Ce qu’il faut surtout faire ressortir pour cet établissement du stock-exchange, c’est le caractère privé de l’institution : il s’agit des relations des brokers et des jobbers entre eux seuls ; s’ils sont les intermédiaires du public à certains égards, les représentans des tiers, c’est par une convention officieuse qui ressemble à tout acte de commerce ordinaire. La première des règles générales applicables aux transactions porte en effet que le stock-exchange ne reconnaît dans ses affaires que ses propres membres. Qu’une difficulté s’élève entre un étranger et un membre, le comité ne recevra de plainte que si par une demande spéciale le plaignant s’engage à se conformer à ces règles en dehors de toute procédure civile ou criminelle. C’est une élection de domicile en quelque sorte et de jurisprudence privée.

L’exclusion des tiers a lieu non-seulement pour leurs affaires, mais aussi pour leurs personnes. Chez nous, les femmes seules ne peuvent franchir l’entrée des bourses, mais le public tout entier pénètre dans les salles, à certains jours l’affluence est immense. Au stock-exchange, les membres de la corporation seuls sont admis. Si pour les transferts la signature d’un tiers est requise, elle se donne dans les bureaux adjacens où l’on entre par le dehors, mais dans le sanctuaire réservé aucun profane ne peut être vu : on cite le cas exceptionnel où, la curiosité ayant poussé à s’y introduire le fils d’un des banquiers étrangers les plus estimés, il en fut bientôt expulsé avec un empressement quelque peu démonstratif.

Comment expliquer avec ces restrictions, ce manque de publicité et de bruit, l’activité si grande des transactions du stock-exchange qui en a fait si longtemps le principal marché du monde pour les valeurs mobilières, et comment le progrès de ces transactions elles-mêmes n’a-t-il pas amené l’abaissement des barrières ainsi posées ? A cet égard, il faut bien se rendre compte de la différence des mœurs financières de l’Angleterre et de celles de la France.
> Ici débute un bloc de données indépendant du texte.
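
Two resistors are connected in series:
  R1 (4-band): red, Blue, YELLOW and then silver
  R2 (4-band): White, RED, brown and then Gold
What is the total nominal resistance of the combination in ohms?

R1: red, blue → 26; yellow ×10^4 → 260000 Ω.
R2: white, red → 92; brown ×10 → 920 Ω.
Series: 260000 + 920 = 260920 Ω.

260920 Ω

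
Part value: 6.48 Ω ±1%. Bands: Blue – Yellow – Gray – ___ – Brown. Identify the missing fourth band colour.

6.48 Ω = 648 × 10^-2.
The fourth band is the multiplier, 10^-2, which is silver.

silver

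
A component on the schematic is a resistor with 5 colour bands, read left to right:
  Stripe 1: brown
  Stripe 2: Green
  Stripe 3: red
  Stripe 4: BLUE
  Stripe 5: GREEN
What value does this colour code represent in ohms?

Brown → 1 (first significant figure)
Green → 5 (second significant figure)
Red → 2 (third significant figure)
Blue → ×10^6 multiplier
152 × 1000000 = 152000000 Ω

152000000 Ω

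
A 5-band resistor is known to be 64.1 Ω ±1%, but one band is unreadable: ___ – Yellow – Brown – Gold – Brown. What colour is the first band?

blue

64.1 Ω = 641 × 10^-1.
The first band gives digit 6 of the significand, and 6 is blue.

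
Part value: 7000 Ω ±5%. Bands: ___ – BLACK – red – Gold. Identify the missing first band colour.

violet

7000 Ω = 70 × 10^2.
The first band gives digit 7 of the significand, and 7 is violet.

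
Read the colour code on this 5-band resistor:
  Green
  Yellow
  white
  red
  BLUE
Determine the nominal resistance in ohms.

Green → 5 (first significant figure)
Yellow → 4 (second significant figure)
White → 9 (third significant figure)
Red → ×10^2 multiplier
549 × 100 = 54900 Ω

54900 Ω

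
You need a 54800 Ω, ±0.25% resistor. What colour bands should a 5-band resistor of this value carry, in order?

green, yellow, grey, red, blue

54800 Ω = 548 × 10^2.
5 → green
4 → yellow
8 → grey
Multiplier 10^2 → red.
±0.25% tolerance → blue.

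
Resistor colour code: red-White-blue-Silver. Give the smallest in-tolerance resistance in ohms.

Red → 2 (first significant figure)
White → 9 (second significant figure)
Blue → ×10^6 multiplier
Silver → ±10% tolerance
29 × 1000000 = 29000000 Ω
Smallest = 29000000 × (1 − 10/100) = 26100000 Ω.

26100000 Ω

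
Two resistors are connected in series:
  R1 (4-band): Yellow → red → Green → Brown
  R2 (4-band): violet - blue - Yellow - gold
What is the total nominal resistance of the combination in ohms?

4960000 Ω

R1: yellow, red → 42; green ×10^5 → 4200000 Ω.
R2: violet, blue → 76; yellow ×10^4 → 760000 Ω.
Series: 4200000 + 760000 = 4960000 Ω.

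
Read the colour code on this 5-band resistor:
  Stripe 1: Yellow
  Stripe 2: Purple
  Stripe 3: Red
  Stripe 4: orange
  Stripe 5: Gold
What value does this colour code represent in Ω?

Yellow → 4 (first significant figure)
Violet → 7 (second significant figure)
Red → 2 (third significant figure)
Orange → ×10^3 multiplier
472 × 1000 = 472000 Ω

472000 Ω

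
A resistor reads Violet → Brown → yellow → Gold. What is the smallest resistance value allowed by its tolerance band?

674500 Ω

Violet → 7 (first significant figure)
Brown → 1 (second significant figure)
Yellow → ×10^4 multiplier
Gold → ±5% tolerance
71 × 10000 = 710000 Ω
Smallest = 710000 × (1 − 5/100) = 674500 Ω.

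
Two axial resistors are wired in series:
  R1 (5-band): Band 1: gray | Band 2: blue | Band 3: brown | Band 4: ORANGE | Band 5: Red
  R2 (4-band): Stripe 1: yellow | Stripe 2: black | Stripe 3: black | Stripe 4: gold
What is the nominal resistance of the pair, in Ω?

861040 Ω

R1: grey, blue, brown → 861; orange ×10^3 → 861000 Ω.
R2: yellow, black → 40; black ×1 → 40 Ω.
Series: 861000 + 40 = 861040 Ω.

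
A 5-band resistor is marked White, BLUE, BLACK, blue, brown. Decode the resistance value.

960000000 Ω

White → 9 (first significant figure)
Blue → 6 (second significant figure)
Black → 0 (third significant figure)
Blue → ×10^6 multiplier
960 × 1000000 = 960000000 Ω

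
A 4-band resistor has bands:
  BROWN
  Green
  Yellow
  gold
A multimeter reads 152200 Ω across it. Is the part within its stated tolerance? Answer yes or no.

yes

Brown → 1 (first significant figure)
Green → 5 (second significant figure)
Yellow → ×10^4 multiplier
Gold → ±5% tolerance
15 × 10000 = 150000 Ω
Allowed range: 142500 Ω to 157500 Ω.
152200 Ω lies inside that range.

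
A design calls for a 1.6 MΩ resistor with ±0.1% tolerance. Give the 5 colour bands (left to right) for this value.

1600000 Ω = 160 × 10^4.
1 → brown
6 → blue
0 → black
Multiplier 10^4 → yellow.
±0.1% tolerance → violet.

brown, blue, black, yellow, violet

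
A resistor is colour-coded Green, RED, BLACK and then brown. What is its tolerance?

±1%

The last band, brown, is the tolerance band.
Brown corresponds to ±1%.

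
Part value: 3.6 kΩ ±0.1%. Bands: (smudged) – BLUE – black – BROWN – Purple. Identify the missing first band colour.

3600 Ω = 360 × 10^1.
The first band gives digit 3 of the significand, and 3 is orange.

orange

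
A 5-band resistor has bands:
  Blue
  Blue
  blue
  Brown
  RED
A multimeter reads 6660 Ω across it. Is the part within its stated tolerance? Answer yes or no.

yes

Blue → 6 (first significant figure)
Blue → 6 (second significant figure)
Blue → 6 (third significant figure)
Brown → ×10 multiplier
Red → ±2% tolerance
666 × 10 = 6660 Ω
Allowed range: 6526.8 Ω to 6793.2 Ω.
6660 Ω lies inside that range.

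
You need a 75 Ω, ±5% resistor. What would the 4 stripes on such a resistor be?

violet, green, black, gold

75 Ω = 75 × 10^0.
7 → violet
5 → green
Multiplier 10^0 → black.
±5% tolerance → gold.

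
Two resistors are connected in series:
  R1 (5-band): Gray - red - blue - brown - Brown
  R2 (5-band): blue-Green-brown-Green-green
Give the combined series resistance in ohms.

65108260 Ω

R1: grey, red, blue → 826; brown ×10 → 8260 Ω.
R2: blue, green, brown → 651; green ×10^5 → 65100000 Ω.
Series: 8260 + 65100000 = 65108260 Ω.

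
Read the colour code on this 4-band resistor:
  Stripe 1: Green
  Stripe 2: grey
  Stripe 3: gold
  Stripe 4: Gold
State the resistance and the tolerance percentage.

5.8 Ω ±5%

Green → 5 (first significant figure)
Grey → 8 (second significant figure)
Gold → ×0.1 multiplier
Gold → ±5% tolerance
58 × 0.1 = 5.8 Ω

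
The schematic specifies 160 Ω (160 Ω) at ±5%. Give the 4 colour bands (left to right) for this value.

brown, blue, brown, gold

160 Ω = 16 × 10^1.
1 → brown
6 → blue
Multiplier 10^1 → brown.
±5% tolerance → gold.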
Quoi qu’on en pense, l’usage des valeurs mobilières, tout en atteignant peut-être des chiffres encore en ce moment moindres chez nous, est plus universellement répandu ; pour se servir d’une expression consacrée, il est plus démocratisé. Notre rente passe en bien plus de mains et se fractionne par de bien plus petites coupures que la rente anglaise : nous avons aussi une plus grande quantité de valeurs à revenu plus rémunérateur, les actions, les obligations de chemins de fer par exemple, qui attirent les petits capitaux. Il y a très peu de temps que le crédit commanditaire fonctionne en Angleterre ; naguère tout associé était associé en nom collectif : de là une grande difficulté pour les prises d’actions industrielles. Il en est autrement chez nous. Cette participation de tous aux titres mobiliers justifie donc l’organisation intérieure de nos bourses, et rend éminemment utile la composition privilégiée de corps d’officiers ministériels que couvre et surveille l’autorité gouvernementale. En Angleterre, il n’en est point de même : les transactions mobilières ont pour principal objet des valeurs étrangères inconnues aux petites gens. Elles s’opèrent par chiffres énormes, et par cela même elles sont l’apanage de quelques-uns. Le stock-exchange forme donc une corporation de privilégiés dont les relations s’étendent dans le nouveau aussi bien que dans l’ancien monde. Adapté aux mœurs du pays, ce système ne pourrait s’appliquer aux nôtres. Théoriquement vaut-il mieux ? Au point de vue des intérêts du public, nous ne le pensons pas, et sous ce rapport, comme sous d’autres, avec l’accroissement de la clientèle des valeurs mobilières, l’autorité centrale en Angleterre devra bientôt peut-être empiéter sur l’indépendance absolue de cette corporation particulière.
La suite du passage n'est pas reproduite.